8.6.2 The number of board meetings and directors’ attendance thereat are disclosed in the annual report.
8.7 Standing committees of the board
8.7.1 The board may establish standing committees which will be delegated to assist and enable the board to properly discharge its duties and responsibilities and to effectively fulfil its decision-taking process.
8.7.2 Standing committees will have formally determined terms of reference in respect of:
- Objectives, purpose and activities.
- Life span.
- Delegated authorities.
- Reporting mechanism to the board.
8.7.3 The following principles will be applied:
- Feedback from committees are provided at board meetings.
- Board committees are free to take independent external professional advice if deemed necessary, subject to budget constraints.
- Membership of all board committees is disclosed in the annual report and the chairpersons of board committees attend the company’s annual general meeting to answer questions from members.
- Chairpersons of standing committees are appointed by the board from the ranks of serving directors.
- Full disclosure of directors’ remuneration is provided in the annual report.
- Chairpersons of standing committees determine the composition of their respective committees.
8.7.3 The following standing committees of the board have been established:
- Audit Committee.
- Risk Committee.
8.8 Director selection, development and evaluation
The board annually evaluates, with emphasis on performance:
8.8.1 The board as a whole.
8.8.2 Chairperson of the board.
8.8.3 Individual directors.
8.8.4 Standing committees.
8.9 The Business Judgement rule
This measure has been introduced to protect directors and executive management against accountability where a business decision was taken based upon all available information, in good faith and without any conflicting interests, but which later proved to be a major mistake. This rule encourages innovation and risk taking while limiting judicial intrusiveness in private sector decision making.
8.10 Company secretary
A company secretary has been appointed. The board is cognisant of the duties imposed upon the company secretary and the secretary is empowered accordingly to enable him to properly fulfil those duties.
9 RISK MANAGEMENT AND CONTROL
9.1 The board’s responsibility
The board is responsible for:
- The total process of risk management.
- Introducing and maintaining an effective system of risk management and internal control.
- Determining the company’s risk management philosophy, strategy and policy.
- Disclosure of salient facts.
9.2 Management’s responsibility
Management is accountable to the board for:
- Designing, implementing and monitoring the process of risk management
- Integrating it into the day-to-day activities of the company.
The Risk Committee’s regular risk assessment addresses the company’s exposure to the following:
- Physical and operational risks.
- Human resource risks.
- Technology risks.
- Business community and disaster recovery.

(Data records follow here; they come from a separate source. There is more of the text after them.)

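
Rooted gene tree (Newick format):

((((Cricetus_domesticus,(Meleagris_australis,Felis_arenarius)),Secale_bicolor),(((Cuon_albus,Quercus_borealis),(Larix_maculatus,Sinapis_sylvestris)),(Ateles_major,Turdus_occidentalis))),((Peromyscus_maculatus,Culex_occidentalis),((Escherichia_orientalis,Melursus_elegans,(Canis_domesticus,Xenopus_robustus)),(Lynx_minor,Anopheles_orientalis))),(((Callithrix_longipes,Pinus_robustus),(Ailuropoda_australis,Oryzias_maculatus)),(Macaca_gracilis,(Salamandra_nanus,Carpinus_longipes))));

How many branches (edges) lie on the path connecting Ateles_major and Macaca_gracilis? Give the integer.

The MRCA of Ateles_major and Macaca_gracilis is the root of the tree.
From Ateles_major up to that node: 4 branches. From Macaca_gracilis up to the same node: 3 branches. Total: 4 + 3 = 7.

7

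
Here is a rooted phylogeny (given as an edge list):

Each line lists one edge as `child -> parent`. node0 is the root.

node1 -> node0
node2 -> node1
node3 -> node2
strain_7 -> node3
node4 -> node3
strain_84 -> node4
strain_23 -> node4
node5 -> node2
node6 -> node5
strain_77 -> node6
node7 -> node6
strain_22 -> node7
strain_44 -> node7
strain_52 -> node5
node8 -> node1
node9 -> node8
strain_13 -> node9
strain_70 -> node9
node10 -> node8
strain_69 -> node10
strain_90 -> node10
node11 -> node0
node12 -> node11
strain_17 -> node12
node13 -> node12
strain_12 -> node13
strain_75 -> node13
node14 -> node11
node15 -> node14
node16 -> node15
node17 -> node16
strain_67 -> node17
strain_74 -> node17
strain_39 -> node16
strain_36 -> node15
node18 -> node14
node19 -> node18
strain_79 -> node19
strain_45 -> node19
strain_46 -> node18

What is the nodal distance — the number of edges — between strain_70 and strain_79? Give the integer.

The MRCA of strain_70 and strain_79 is the root of the tree.
From strain_70 up to that node: 4 branches. From strain_79 up to the same node: 5 branches. Total: 4 + 5 = 9.

9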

- Credit and market risks.
9.3.6 Compliance risks.
- AUDIT COMMITTEE
The Audit Committee has been established and is maintained by the board as one of its standing committees as recommended by King Code IV.
- RELATIONS WITH MEMBERS
11.1 Relations with members
The following modus operandi is applied:
11.1.1 Members’ attendance at annual general meetings is encouraged.
11.1.2 A reasonable time for discussion at general meetings is allowed.
11.1.3 Committee chairpersons are encouraged to attend general meetings.
11.1.4 The ballot process is used where contentious issues are under consideration.
11.1.5 Members are informed of decisions taken at general meetings.
11.2 General disclosure
11.2.1 Openness and substance are considered more important and of higher relevance than form. Both positive and negative aspects of performance are reported.
11.2.2 Characteristics pertaining to disclosure which have been adopted, are:
11.3 General meetings
Annual general meetings and other general meetings of the company are dealt with in accordance with the company’s MOI.
Communication with members on the state of the company’s assets, business conduct and business practices is done at least once per annum by means of the board’s annual report.